Louise SHELLEY : les réseaux criminels et terroristes se pensent comme un grand commerce, de manière très rationnelle. Ils se développent dans l’économie illicite, et concernent principalement le monde développé. Il y a 20 ans, les trafics de drogues ou de produits illicites entretenaient simplement une grande criminalité, locale, nationale ou internationale, une criminalité « ordinaire », aujourd’hui organisée en réseaux.
Comme la mafia ?
Non, car la mafia correspond à une criminalité organisée comme une vieille structure : un peu comme autrefois IBM ou General Motors, structure un peu lourde qui n’est pas aussi dynamique que les nouveaux groupes transnationaux. Les réseaux criminels et terroristes, eux, ont des structures bien plus flexibles, comme le sont les grandes entreprises de nouvelles technologies. L’organisation n’est plus seulement verticale ou pyramidale mais horizontale et mobile dans ses composantes.

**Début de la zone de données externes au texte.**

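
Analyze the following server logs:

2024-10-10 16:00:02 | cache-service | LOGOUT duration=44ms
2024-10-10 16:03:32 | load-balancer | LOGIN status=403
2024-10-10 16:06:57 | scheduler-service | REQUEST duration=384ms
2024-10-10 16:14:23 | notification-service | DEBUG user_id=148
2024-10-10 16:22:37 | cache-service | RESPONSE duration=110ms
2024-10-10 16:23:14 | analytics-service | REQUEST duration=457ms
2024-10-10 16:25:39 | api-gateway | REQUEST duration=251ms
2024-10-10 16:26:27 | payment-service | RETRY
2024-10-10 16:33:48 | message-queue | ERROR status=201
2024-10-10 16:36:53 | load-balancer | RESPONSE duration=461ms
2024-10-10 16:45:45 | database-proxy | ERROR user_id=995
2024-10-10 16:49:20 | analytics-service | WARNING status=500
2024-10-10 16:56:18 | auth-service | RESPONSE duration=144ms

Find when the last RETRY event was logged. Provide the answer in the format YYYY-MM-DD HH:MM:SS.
2024-10-10 16:26:27

To find the last event:

1. Filter for all RETRY events
2. Sort by timestamp
3. Select the last one
4. Timestamp: 2024-10-10 16:26:27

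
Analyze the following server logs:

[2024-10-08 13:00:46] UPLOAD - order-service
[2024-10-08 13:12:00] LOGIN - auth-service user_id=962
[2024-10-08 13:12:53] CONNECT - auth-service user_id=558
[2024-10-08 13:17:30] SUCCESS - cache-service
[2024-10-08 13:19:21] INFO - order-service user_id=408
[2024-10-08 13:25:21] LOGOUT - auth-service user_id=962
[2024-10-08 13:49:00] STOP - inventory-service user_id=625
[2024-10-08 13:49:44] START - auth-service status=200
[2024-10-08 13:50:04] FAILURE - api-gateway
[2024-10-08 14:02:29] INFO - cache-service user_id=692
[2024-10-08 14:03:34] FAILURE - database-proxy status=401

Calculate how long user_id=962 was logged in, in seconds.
801

To calculate session duration:

1. Find LOGIN event for user_id=962: 2024-10-08 13:12:00
2. Find LOGOUT event for user_id=962: 2024-10-08 13:25:21
3. Session duration: 2024-10-08 13:25:21 - 2024-10-08 13:12:00 = 801 seconds (13 minutes)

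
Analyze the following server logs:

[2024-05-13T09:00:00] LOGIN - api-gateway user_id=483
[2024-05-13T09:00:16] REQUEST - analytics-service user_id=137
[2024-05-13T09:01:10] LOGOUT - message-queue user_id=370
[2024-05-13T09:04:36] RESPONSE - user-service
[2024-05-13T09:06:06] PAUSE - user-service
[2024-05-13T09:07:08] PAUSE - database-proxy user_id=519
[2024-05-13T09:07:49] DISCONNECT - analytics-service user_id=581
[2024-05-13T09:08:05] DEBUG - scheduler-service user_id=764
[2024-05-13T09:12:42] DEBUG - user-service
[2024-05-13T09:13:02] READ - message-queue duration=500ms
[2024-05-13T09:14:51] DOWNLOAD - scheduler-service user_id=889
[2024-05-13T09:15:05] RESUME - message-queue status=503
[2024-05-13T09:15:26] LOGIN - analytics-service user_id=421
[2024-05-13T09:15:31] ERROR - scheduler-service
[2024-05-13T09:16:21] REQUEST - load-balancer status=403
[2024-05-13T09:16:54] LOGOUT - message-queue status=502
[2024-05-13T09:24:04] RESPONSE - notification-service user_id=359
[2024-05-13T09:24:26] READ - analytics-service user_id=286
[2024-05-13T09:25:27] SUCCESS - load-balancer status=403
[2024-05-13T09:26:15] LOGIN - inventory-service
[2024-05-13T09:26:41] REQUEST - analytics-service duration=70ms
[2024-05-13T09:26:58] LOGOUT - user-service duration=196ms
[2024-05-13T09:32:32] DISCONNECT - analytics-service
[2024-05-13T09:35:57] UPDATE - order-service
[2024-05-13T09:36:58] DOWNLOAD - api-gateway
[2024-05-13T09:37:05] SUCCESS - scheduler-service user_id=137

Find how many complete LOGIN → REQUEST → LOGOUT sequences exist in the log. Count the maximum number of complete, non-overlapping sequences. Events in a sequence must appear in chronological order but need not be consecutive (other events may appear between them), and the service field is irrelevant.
3

To count sequences:

1. Look for pattern: LOGIN → REQUEST → LOGOUT
2. Greedily scan the log in chronological order, matching each sequence element in turn (ignoring service)
3. Each time the full pattern completes, increment the count and restart matching from the next event
4. Complete non-overlapping sequences found: 3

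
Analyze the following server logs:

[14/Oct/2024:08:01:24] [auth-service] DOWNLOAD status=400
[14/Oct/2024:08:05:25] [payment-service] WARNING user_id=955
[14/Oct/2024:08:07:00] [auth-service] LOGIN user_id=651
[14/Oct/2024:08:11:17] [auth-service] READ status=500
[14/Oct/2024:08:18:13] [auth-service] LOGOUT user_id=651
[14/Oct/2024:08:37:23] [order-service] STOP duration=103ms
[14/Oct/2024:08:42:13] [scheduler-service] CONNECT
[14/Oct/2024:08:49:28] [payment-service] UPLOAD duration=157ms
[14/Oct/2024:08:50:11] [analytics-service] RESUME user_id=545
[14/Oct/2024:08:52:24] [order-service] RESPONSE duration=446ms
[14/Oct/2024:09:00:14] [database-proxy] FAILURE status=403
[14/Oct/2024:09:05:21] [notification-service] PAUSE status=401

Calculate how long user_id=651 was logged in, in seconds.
673

To calculate session duration:

1. Find LOGIN event for user_id=651: 14/Oct/2024:08:07:00
2. Find LOGOUT event for user_id=651: 14/Oct/2024:08:18:13
3. Session duration: 14/Oct/2024:08:18:13 - 14/Oct/2024:08:07:00 = 673 seconds (11 minutes)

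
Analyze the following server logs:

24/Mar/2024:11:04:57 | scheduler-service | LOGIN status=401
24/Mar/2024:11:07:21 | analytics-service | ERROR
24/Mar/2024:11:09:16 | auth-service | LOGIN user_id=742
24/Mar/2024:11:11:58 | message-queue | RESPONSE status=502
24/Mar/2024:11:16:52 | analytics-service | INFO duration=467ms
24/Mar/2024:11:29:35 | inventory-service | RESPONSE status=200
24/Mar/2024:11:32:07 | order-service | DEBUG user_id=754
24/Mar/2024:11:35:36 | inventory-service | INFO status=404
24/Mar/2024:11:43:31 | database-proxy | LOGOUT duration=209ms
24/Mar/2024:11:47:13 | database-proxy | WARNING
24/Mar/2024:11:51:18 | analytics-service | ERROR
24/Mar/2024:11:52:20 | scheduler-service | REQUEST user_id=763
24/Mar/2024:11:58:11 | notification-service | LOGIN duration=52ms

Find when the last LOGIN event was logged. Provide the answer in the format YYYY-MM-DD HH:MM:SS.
2024-03-24 11:58:11

To find the last event:

1. Filter for all LOGIN events
2. Sort by timestamp
3. Select the last one
4. Timestamp: 2024-03-24 11:58:11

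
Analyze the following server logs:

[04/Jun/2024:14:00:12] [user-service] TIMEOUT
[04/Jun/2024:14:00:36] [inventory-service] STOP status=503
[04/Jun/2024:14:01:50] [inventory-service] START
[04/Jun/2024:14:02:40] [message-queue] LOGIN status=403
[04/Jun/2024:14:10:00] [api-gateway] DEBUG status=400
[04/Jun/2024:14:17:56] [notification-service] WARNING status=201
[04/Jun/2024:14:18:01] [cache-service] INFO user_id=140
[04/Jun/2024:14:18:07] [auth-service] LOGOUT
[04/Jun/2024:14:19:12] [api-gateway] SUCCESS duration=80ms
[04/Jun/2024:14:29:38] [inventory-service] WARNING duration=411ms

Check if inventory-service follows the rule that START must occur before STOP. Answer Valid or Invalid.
Invalid

To validate ordering:

1. Required order: START → STOP
2. Rule: START must occur before STOP
3. Check actual order of events for inventory-service
4. Result: Invalid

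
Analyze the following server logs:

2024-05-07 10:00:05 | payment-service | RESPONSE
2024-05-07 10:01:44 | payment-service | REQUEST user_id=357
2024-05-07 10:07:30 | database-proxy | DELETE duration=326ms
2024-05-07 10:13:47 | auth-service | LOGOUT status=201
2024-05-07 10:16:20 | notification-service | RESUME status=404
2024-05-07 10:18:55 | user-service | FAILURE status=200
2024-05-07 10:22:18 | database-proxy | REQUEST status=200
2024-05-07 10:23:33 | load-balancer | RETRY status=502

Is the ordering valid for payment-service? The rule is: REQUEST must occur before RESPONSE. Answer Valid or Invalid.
Invalid

To validate ordering:

1. Required order: REQUEST → RESPONSE
2. Rule: REQUEST must occur before RESPONSE
3. Check actual order of events for payment-service
4. Result: Invalid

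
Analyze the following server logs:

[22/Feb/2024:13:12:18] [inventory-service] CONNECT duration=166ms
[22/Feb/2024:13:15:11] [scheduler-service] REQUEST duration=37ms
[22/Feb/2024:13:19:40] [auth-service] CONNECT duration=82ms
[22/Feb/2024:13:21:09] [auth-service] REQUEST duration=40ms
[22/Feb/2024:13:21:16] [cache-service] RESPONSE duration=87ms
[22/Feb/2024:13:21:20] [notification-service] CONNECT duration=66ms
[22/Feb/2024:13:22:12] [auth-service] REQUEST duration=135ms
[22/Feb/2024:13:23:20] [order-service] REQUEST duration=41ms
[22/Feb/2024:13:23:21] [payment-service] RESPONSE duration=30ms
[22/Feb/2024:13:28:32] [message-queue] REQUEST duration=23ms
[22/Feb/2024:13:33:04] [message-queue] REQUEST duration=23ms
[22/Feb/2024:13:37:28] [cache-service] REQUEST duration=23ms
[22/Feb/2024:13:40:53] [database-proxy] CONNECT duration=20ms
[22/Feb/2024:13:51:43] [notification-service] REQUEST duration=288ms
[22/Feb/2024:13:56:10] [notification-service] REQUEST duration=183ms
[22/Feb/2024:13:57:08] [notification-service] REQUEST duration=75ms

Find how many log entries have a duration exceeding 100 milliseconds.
4

To count timeouts:

1. Threshold: 100ms
2. Extract duration from each log entry
3. Count entries where duration > 100
4. Timeout count: 4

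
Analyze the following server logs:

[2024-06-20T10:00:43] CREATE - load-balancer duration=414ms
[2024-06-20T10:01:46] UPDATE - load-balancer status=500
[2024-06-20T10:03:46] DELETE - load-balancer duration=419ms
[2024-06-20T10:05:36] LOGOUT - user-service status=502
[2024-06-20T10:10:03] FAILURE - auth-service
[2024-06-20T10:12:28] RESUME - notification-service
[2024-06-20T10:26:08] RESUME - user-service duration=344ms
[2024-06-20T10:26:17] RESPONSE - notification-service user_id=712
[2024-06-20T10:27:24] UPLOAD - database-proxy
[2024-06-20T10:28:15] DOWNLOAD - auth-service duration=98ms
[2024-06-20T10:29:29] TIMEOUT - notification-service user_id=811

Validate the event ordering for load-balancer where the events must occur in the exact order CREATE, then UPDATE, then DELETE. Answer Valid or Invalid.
Valid

To validate ordering:

1. Required order: CREATE → UPDATE → DELETE
2. Rule: the events must occur in the exact order CREATE, then UPDATE, then DELETE
3. Check actual order of events for load-balancer
4. Result: Valid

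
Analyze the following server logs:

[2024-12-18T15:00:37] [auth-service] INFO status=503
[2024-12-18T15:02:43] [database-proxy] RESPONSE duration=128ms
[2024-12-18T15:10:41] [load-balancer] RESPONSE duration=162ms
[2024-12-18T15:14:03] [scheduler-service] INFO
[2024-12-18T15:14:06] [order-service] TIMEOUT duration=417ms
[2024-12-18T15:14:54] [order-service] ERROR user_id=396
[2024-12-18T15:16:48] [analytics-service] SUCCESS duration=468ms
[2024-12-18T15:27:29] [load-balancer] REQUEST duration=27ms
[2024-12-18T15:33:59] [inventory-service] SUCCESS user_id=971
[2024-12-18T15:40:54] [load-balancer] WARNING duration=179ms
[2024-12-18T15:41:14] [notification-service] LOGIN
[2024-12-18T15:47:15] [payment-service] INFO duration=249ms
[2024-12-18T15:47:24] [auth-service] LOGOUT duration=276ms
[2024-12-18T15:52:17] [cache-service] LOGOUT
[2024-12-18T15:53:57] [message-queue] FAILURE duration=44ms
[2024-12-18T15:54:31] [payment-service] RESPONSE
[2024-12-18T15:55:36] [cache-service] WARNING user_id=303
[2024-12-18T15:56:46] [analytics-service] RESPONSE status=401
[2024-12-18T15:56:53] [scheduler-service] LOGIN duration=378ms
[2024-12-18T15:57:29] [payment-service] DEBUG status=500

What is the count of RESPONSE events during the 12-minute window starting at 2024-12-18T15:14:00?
0

To count events in the time window:

1. Window boundaries: 2024-12-18T15:14:00 to 2024-12-18T15:26:00
2. Filter for RESPONSE events within this window
3. Count matching events: 0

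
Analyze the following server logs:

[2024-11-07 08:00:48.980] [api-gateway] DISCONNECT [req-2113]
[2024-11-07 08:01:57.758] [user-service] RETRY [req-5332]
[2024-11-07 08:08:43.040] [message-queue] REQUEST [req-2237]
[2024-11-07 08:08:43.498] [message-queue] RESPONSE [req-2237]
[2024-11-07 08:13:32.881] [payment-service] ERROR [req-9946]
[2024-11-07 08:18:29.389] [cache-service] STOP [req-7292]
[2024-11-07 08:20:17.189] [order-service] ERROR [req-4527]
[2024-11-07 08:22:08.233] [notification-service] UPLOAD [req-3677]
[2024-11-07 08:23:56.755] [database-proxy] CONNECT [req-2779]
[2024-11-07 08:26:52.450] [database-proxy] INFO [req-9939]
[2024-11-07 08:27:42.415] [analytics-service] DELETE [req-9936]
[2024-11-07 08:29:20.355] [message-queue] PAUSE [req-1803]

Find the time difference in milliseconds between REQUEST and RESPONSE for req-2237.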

La grande criminalité transnationale
Avec la chute de l’Union soviétique, il y a eu une grosse diminution de l’argent provenant des États, destiné au financement du terrorisme. De ce fait, les organisations terroristes se sont retrouvées dans une situation critique, elles ont manqué de ressources : elles ont ainsi utilisé la grande criminalité comme mode de financement. Quand j’ai commencé mes études en criminologie, les deux domaines étaient nettement séparés : il y avait d’un côté les organisations criminelles et, de l’autre, les organisations terroristes. Ce n’est plus le cas aujourd’hui : il y a de la grande criminalité hors du terrorisme mais il n’y a plus d’organisation terroriste sans contact avec des réseaux criminels. Il y a même incorporation de la criminalité transnationale dans l’organisation terroriste.
Il y a imbrication entre grande criminalité et terrorisme à l’échelle mondiale ?
Oui. Le modèle que je présente dans mon livre est le suivant : pour comprendre l’économie actuelle, il faut comprendre la relation entre la grande criminalité transnationale et l’État et la relation entre terrorisme et l’État. Avant, par exemple dans la grande expansion de l’après Seconde guerre mondiale, l’expansion des mafias, en Italie ou au Japon, étaient liés à l’expansion dans ces États. Désormais, les grands réseaux de criminalité transnationale ne sont plus liés à un État mais sont liés à divers lieux où l’administration étatique est moins présente : dans certaines banlieues, dans des « méga-cités », dans certaines zones de conflits… Il faut comprendre les nouveaux phénomènes, depuis la chute de l’Union soviétique, dans ce contexte de la mondialisation.
Diversifications étonnantes de « État islamique »
Les réseaux criminels, qui alimentent le terrorisme, se jouent donc des frontières et des États…
Oui, sachant qu’on ne doit pas seulement parler de financement du terrorisme mais aussi de commerce de terroristes. Les réseaux recherchent des gens les plus capables, les plus performants, dans un sens global. Ils opèrent pour cela des diversifications étonnantes.
Je suis actuellement entrain de faire des recherches sur l’État Islamique, qui a une bien plus forte diversification de son économie que les pays de la région. Les pays du Golfe sont fondés sur le pétrole tandis que l’État Islamique a une économie diversifiée, reposant sur la criminalité avec des branches très différentes. Il fonctionne comme un commerce qui comprend qu’il doit avoir une stratégie économique de ressources diversifiées et qui agit comme un commerce, en élargissant son marché.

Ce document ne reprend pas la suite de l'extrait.